Description: The Cores of the Transitory Planes emit a magical frequency which changes in oscillation depending on where you are on the Transitory Planes. The closer you are to the Core, the faster the Cosmic Pulse, the further away you are, the slower it is. This means the Cosmic Pulse would enable characters to gauge their exact distance from the Core of each Transitory Plane.
Frequency Range of the Cosmic Pulse: The Cosmic Pulse is 1 Hz at the edges of the Transitory Planes and increases by 1 Hz every kilometer. Thus, the range is 1 Hz to 10 GHz.
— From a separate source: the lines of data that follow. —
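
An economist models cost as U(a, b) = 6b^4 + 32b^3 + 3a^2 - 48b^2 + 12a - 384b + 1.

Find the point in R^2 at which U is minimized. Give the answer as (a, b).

U(a,b) separates as P(a) + Q(b) + 1, so its minimum is min P + min Q + 1.
P'(a) = 6a + 12 vanishes at a ∈ {-2}; Q'(b) = 24(b - 2)(b + 2)(b + 4) vanishes at b ∈ {-4, -2, 2}.
Local minima of P (where P''>0): P(-2)=-12. Local minima of Q: Q(-4)=256, Q(2)=-608.
So the global minimum of U is P(-2) + Q(2) + 1 = -12 − 608 + 1 = -619, attained at (-2, 2).

(-2, 2)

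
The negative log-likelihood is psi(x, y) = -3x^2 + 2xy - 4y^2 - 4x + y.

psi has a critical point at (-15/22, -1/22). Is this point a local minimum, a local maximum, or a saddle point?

local maximum

The Hessian of psi is constant: H = [[-6, 2], [2, -8]].
det(H) = (-6)·(-8) − 2² = 44.
det(H) > 0 and tr(H) = -14 < 0, so H is negative definite and the point is a local maximum.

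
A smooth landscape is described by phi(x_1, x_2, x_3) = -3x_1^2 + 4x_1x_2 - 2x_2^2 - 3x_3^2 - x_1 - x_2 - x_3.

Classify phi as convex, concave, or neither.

phi is quadratic, so its Hessian is the constant matrix H = [[-6, 4, 0], [4, -4, 0], [0, 0, -6]].
Leading principal minors: -6, 8, -48.
Signs alternate −, +, − ⇒ H ≺ 0 ⇒ concave.

concave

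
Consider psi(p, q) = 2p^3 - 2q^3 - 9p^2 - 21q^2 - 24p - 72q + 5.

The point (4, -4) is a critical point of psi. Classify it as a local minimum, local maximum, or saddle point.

The mixed partial ∂²psi/∂p∂q is 0, so the Hessian at any point is diag(psi_pp, psi_qq) = diag(6(2p - 3), -6(2q + 7)).
At (4, -4): H = diag(30, 6).
Both eigenvalues are positive, so H is positive definite: a local minimum.

local minimum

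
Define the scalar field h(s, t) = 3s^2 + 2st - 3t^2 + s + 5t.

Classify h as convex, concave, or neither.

h is quadratic, so its Hessian is the constant matrix H = [[6, 2], [2, -6]].
det(H) = -40, tr(H) = 0.
det(H) < 0, so H is indefinite: neither convex nor concave.

neither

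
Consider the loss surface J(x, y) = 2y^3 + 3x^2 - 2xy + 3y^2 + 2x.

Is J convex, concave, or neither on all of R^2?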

Story Purpose of the Cosmic Pulse: In addition to helping characters determine their location in the Core Regions, it will also show them when they have gone through a portal to a remote part of the Transitory Planes. The further away they are, the more likely they are to run into something of the Lovecraftian variety, so finding out they're 5 billion km from the Core will be a very, very frightening thing.
How Is the Cosmic Pulse Measured?
Currently, I’m thinking that the Cosmic Pulse only affects one type of material. Whatever this material is, it resonates at the same frequency as the Cosmic Pulse. Thus, if installed into a magical compass, it can give a reading that indicates how far the user is from the Core of a Transitory Plane. The question is, what material would work best? I want this material to be utterly mundane on the Celestial Plane and only be of use to anyone on a Transitory Plane for measuring the Cosmic Pulse. I’m thinking a crystal of some kind would be good for a fantasy setting, but I’m not sure if a regular crystal material can oscillate at 10 Ghz without having issues.
Regardless, I’m going to probably use the Cosmic Pulse in other ways, such as it affects the biological clocks of certain creatures so the Transitory Planes have an artificial day/night cycle.
So, here are the updated questions regarding the Cosmic Compass:
1. How accurate would the magical compasses be at determining not only direction but also location on the Transitory Plane, particularly within the Core Regions?
2. Is the Cosmic Pulse necessary for determining one's distance from the Cores of the Transitory Planes or can it be done solely with the directions of the six points of the Cosmic Compass and a bit (or a lot) of math?
3. Would a regular crystal material be able to oscillate at frequencies between 1 Hz and 10 GHz without complications or would a different material be necessary? If so, what kind of material?